The economy has taken another leap towards a full recovery after almost 90,000 people returned to work in February.
Australia’s unemployment rate fell from 6.3% to 5.8% in February – smashing economist forecasts and pushing the number of Australians with a job above 13 million for the first time since March 2020, when national restrictions threw the economy into crisis.
The Prime Minister said there are now more jobs than when the recession began.
“In less than 12 months from when the recession began, caused by the COVID-19 pandemic, there are now more jobs in the Australian economy than there were before the pandemic,” said Prime Minister Scott Morrison.
Even with the government’s JobKeeper program scheduled to end this month, economists say the impact on the labour market will be temporary.
“The next major test for the labour market will be the expiry of the JobKeeper payment at the end of March when businesses who have been receiving this payment will be required to foot the full bill for wages and salaries,” said Commonwealth Bank economist, Kristina Clifton.
“Ultimately we think that any negative impacts on the labour market will be fairly short lived. The leading indicators are pointing to continued solid jobs growth and we think that many people will be able to find a new job relatively quickly should they lose their position at the end of JobKeeper.”
The jobs figures are the latest in a slew of positive economic data releases and puts Australia’s economy on track to be above its pre-COVID level by mid-year.
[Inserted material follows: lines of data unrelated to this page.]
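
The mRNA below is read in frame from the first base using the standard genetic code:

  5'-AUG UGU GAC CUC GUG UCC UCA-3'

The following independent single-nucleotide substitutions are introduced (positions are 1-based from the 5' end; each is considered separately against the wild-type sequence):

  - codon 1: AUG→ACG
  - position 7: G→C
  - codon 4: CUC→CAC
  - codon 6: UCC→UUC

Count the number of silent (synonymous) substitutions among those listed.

0

Codon 1: AUG (Met) → ACG (Thr) — missense.
Codon 3: GAC (Asp) → CAC (His) — missense.
Codon 4: CUC (Leu) → CAC (His) — missense.
Codon 6: UCC (Ser) → UUC (Phe) — missense.
Synonymous: 0 of 4.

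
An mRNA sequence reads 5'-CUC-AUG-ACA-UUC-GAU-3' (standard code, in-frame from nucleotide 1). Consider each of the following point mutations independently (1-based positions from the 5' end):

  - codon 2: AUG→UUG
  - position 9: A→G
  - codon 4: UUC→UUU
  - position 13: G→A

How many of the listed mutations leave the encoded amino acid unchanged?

Codon 2: AUG (Met) → UUG (Leu) — missense.
Codon 3: ACA (Thr) → ACG (Thr) — synonymous.
Codon 4: UUC (Phe) → UUU (Phe) — synonymous.
Codon 5: GAU (Asp) → AAU (Asn) — missense.
Synonymous: 2 of 4.

2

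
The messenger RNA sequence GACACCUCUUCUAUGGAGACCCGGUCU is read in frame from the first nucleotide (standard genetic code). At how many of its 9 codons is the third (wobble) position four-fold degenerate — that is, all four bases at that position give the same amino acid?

6

Codon 1 GAC (Asp): third position 2-fold.
Codon 2 ACC (Thr): third position 4-fold.
Codon 3 UCU (Ser): third position 4-fold.
Codon 4 UCU (Ser): third position 4-fold.
Codon 5 AUG (Met): third position 1-fold.
Codon 6 GAG (Glu): third position 2-fold.
Codon 7 ACC (Thr): third position 4-fold.
Codon 8 CGG (Arg): third position 4-fold.
Codon 9 UCU (Ser): third position 4-fold.
Four-fold degenerate third positions: 6.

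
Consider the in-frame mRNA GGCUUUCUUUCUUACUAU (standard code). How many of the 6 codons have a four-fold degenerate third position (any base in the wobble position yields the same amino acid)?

Codon 1 GGC (Gly): third position 4-fold.
Codon 2 UUU (Phe): third position 2-fold.
Codon 3 CUU (Leu): third position 4-fold.
Codon 4 UCU (Ser): third position 4-fold.
Codon 5 UAC (Tyr): third position 2-fold.
Codon 6 UAU (Tyr): third position 2-fold.
Four-fold degenerate third positions: 3.

3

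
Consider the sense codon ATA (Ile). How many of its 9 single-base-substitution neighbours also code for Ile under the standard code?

Position 1: none → 0 synonymous.
Position 2: none → 0 synonymous.
Position 3: ATT, ATC → 2 synonymous.
Total: 0 + 0 + 2 = 2.

2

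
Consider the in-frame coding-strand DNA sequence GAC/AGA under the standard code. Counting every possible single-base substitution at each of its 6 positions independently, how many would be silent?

3

Codon 1 (GAC, Asp): 1 synonymous substitution.
Codon 2 (AGA, Arg): 2 synonymous substitutions.
Total: 1 + 2 = 3.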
Speculation has been building that the RBA may be forced to raise interest rates earlier than expected to prevent the economy – and housing market – from overheating.
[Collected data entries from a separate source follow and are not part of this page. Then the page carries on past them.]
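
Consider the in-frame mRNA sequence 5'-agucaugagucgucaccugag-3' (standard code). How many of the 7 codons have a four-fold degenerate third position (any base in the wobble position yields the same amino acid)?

3

Codon 1 AGU (Ser): third position 2-fold.
Codon 2 CAU (His): third position 2-fold.
Codon 3 GAG (Glu): third position 2-fold.
Codon 4 UCG (Ser): third position 4-fold.
Codon 5 UCA (Ser): third position 4-fold.
Codon 6 CCU (Pro): third position 4-fold.
Codon 7 GAG (Glu): third position 2-fold.
Four-fold degenerate third positions: 3.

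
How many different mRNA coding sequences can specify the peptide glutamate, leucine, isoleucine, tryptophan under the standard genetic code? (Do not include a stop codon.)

36

Glu: 2 codons.
Leu: 6 codons.
Ile: 3 codons.
Trp: 1 codon.
2 × 6 × 3 × 1 = 36.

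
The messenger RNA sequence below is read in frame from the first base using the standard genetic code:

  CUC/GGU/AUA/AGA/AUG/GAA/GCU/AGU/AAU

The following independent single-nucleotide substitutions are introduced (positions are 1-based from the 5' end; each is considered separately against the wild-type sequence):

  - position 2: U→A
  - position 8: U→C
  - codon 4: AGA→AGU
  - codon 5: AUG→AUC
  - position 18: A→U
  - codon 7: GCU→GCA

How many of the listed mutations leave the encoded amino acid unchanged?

1

Codon 1: CUC (Leu) → CAC (His) — missense.
Codon 3: AUA (Ile) → ACA (Thr) — missense.
Codon 4: AGA (Arg) → AGU (Ser) — missense.
Codon 5: AUG (Met) → AUC (Ile) — missense.
Codon 6: GAA (Glu) → GAU (Asp) — missense.
Codon 7: GCU (Ala) → GCA (Ala) — synonymous.
Synonymous: 1 of 6.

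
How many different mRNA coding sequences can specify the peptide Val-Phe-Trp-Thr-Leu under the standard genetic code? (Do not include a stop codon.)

192

Val: 4 codons.
Phe: 2 codons.
Trp: 1 codon.
Thr: 4 codons.
Leu: 6 codons.
4 × 2 × 1 × 4 × 6 = 192.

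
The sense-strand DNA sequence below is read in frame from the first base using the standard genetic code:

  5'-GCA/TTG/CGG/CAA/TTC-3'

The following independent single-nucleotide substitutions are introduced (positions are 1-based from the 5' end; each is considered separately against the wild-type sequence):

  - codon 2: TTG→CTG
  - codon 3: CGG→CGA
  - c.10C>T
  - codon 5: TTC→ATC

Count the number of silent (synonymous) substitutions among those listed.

Codon 2: TTG (Leu) → CTG (Leu) — synonymous.
Codon 3: CGG (Arg) → CGA (Arg) — synonymous.
Codon 4: CAA (Gln) → TAA (Stop) — nonsense.
Codon 5: TTC (Phe) → ATC (Ile) — missense.
Synonymous: 2 of 4.

2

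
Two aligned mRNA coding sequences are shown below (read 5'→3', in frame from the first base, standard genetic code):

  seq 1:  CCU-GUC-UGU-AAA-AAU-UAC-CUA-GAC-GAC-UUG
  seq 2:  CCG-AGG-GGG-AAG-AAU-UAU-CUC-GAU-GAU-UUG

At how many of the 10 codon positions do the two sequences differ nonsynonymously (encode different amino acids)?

2

Codon 1: CCU Pro / CCG Pro — synonymous.
Codon 2: GUC Val / AGG Arg — nonsynonymous.
Codon 3: UGU Cys / GGG Gly — nonsynonymous.
Codon 4: AAA Lys / AAG Lys — synonymous.
Codon 5: AAU Asn / AAU Asn — identical.
Codon 6: UAC Tyr / UAU Tyr — synonymous.
Codon 7: CUA Leu / CUC Leu — synonymous.
Codon 8: GAC Asp / GAU Asp — synonymous.
Codon 9: GAC Asp / GAU Asp — synonymous.
Codon 10: UUG Leu / UUG Leu — identical.
Nonsynonymous differences: 2.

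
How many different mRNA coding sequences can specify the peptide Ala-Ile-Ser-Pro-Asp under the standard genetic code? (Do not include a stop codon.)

576

Ala: 4 codons.
Ile: 3 codons.
Ser: 6 codons.
Pro: 4 codons.
Asp: 2 codons.
4 × 3 × 6 × 4 × 2 = 576.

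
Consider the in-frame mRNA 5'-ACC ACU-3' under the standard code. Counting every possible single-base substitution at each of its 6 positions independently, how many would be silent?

6

Codon 1 (ACC, Thr): 3 synonymous substitutions.
Codon 2 (ACU, Thr): 3 synonymous substitutions.
Total: 3 + 3 = 6.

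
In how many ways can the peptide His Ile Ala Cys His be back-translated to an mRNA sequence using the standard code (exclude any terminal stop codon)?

96

His: 2 codons.
Ile: 3 codons.
Ala: 4 codons.
Cys: 2 codons.
His: 2 codons.
2 × 3 × 4 × 2 × 2 = 96.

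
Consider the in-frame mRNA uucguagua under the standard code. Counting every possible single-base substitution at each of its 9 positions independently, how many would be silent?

Codon 1 (UUC, Phe): 1 synonymous substitution.
Codon 2 (GUA, Val): 3 synonymous substitutions.
Codon 3 (GUA, Val): 3 synonymous substitutions.
Total: 1 + 3 + 3 = 7.

7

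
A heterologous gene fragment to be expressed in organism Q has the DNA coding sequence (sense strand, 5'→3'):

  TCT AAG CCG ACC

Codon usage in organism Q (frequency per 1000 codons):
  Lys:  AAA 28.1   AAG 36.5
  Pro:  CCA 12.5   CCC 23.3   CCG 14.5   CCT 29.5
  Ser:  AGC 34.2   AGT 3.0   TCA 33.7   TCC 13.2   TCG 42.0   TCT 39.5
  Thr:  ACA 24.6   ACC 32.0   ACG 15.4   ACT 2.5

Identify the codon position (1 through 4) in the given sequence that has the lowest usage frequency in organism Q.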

But in a recent speech, RBA Governor Philip Lowe said that’s “not an expectation” he shares, reiterating interest rates will stay on hold until 2024 “at the earliest”.
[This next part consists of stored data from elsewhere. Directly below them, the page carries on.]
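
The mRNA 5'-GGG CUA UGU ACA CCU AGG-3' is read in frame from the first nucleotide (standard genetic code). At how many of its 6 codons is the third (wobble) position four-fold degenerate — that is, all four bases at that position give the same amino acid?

Codon 1 GGG (Gly): third position 4-fold.
Codon 2 CUA (Leu): third position 4-fold.
Codon 3 UGU (Cys): third position 2-fold.
Codon 4 ACA (Thr): third position 4-fold.
Codon 5 CCU (Pro): third position 4-fold.
Codon 6 AGG (Arg): third position 2-fold.
Four-fold degenerate third positions: 4.

4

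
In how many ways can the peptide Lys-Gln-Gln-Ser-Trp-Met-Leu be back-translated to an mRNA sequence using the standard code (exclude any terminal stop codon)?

Lys: 2 codons.
Gln: 2 codons.
Gln: 2 codons.
Ser: 6 codons.
Trp: 1 codon.
Met: 1 codon.
Leu: 6 codons.
2 × 2 × 2 × 6 × 1 × 1 × 6 = 288.

288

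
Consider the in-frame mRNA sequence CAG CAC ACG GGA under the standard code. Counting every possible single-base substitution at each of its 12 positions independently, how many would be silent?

8

Codon 1 (CAG, Gln): 1 synonymous substitution.
Codon 2 (CAC, His): 1 synonymous substitution.
Codon 3 (ACG, Thr): 3 synonymous substitutions.
Codon 4 (GGA, Gly): 3 synonymous substitutions.
Total: 1 + 1 + 3 + 3 = 8.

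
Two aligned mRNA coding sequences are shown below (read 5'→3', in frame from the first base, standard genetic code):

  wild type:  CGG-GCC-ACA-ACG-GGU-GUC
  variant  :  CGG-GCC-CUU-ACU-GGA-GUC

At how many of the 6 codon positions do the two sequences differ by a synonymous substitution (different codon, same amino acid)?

Codon 1: CGG Arg / CGG Arg — identical.
Codon 2: GCC Ala / GCC Ala — identical.
Codon 3: ACA Thr / CUU Leu — nonsynonymous.
Codon 4: ACG Thr / ACU Thr — synonymous.
Codon 5: GGU Gly / GGA Gly — synonymous.
Codon 6: GUC Val / GUC Val — identical.
Synonymous differences: 2.

2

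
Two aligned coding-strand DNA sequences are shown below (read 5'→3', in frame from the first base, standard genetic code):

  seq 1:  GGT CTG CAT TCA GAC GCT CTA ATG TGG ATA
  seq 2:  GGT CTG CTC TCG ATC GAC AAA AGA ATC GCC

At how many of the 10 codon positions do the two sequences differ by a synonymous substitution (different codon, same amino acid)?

Codon 1: GGT Gly / GGT Gly — identical.
Codon 2: CTG Leu / CTG Leu — identical.
Codon 3: CAT His / CTC Leu — nonsynonymous.
Codon 4: TCA Ser / TCG Ser — synonymous.
Codon 5: GAC Asp / ATC Ile — nonsynonymous.
Codon 6: GCT Ala / GAC Asp — nonsynonymous.
Codon 7: CTA Leu / AAA Lys — nonsynonymous.
Codon 8: ATG Met / AGA Arg — nonsynonymous.
Codon 9: TGG Trp / ATC Ile — nonsynonymous.
Codon 10: ATA Ile / GCC Ala — nonsynonymous.
Synonymous differences: 1.

1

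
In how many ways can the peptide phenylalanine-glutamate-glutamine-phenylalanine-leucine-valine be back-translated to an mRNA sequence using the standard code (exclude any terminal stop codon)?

384

Phe: 2 codons.
Glu: 2 codons.
Gln: 2 codons.
Phe: 2 codons.
Leu: 6 codons.
Val: 4 codons.
2 × 2 × 2 × 2 × 6 × 4 = 384.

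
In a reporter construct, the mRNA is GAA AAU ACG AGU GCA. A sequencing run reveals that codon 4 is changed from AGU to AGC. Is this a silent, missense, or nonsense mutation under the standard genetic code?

Position 12 falls in codon 4: AGU → Ser.
After the substitution the codon is AGC → Ser.
Both encode Ser, so the change is synonymous.

silent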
Low interest rates boosting housing market
The impact of low interest rates on housing has been a hot topic this year as the property market continues to heat up.
A new report from REA Insights found sales volumes have dramatically increased so far this year as low interest rates and an improved economic outlook give buyers the confidence to return to the market.
According to the new REA Insights Housing Market Indicators Report, sales volumes are up by a third over the first 11 weeks of 2021, compared to the same period a year ago.
“With borrowing costs at historic lows, we would expect that transaction activity will remain strong over the coming weeks,” said REA Group Director of Economic Research, and author of the report Cameron Kusher.
“The biggest challenge for the market remains the low volume of stock available for sale. However, new supply does appear to be increasing.”
The report – which analyses several key metrics including search and sales activity, views per listing, and email enquiries as recorded by realestate.com.au – also found investors are returning to the market, with enquiry from investors on realestate.com.au at its highest share since March 2020.
Investor confidence returning
Recent lending data by the Australian Bureau of Statistics revealed home loan commitments for investors rose by 9.4% in January – the largest rise in more than four years.
Investor lending has rebounded 62.4% since reaching a 20 year low in activity in May 2020, and with economists forecasting double-digit price growth nationally over the next two years, activity is set to boom.
That’s caught the attention of Australia’s financial regulators, who say they’re closely watching for any deterioration in lending standards.
Regulators clamped down on the banks during the last housing boom by introducing caps to interest-only and investor loans after buyers began taking on too much debt to secure a property.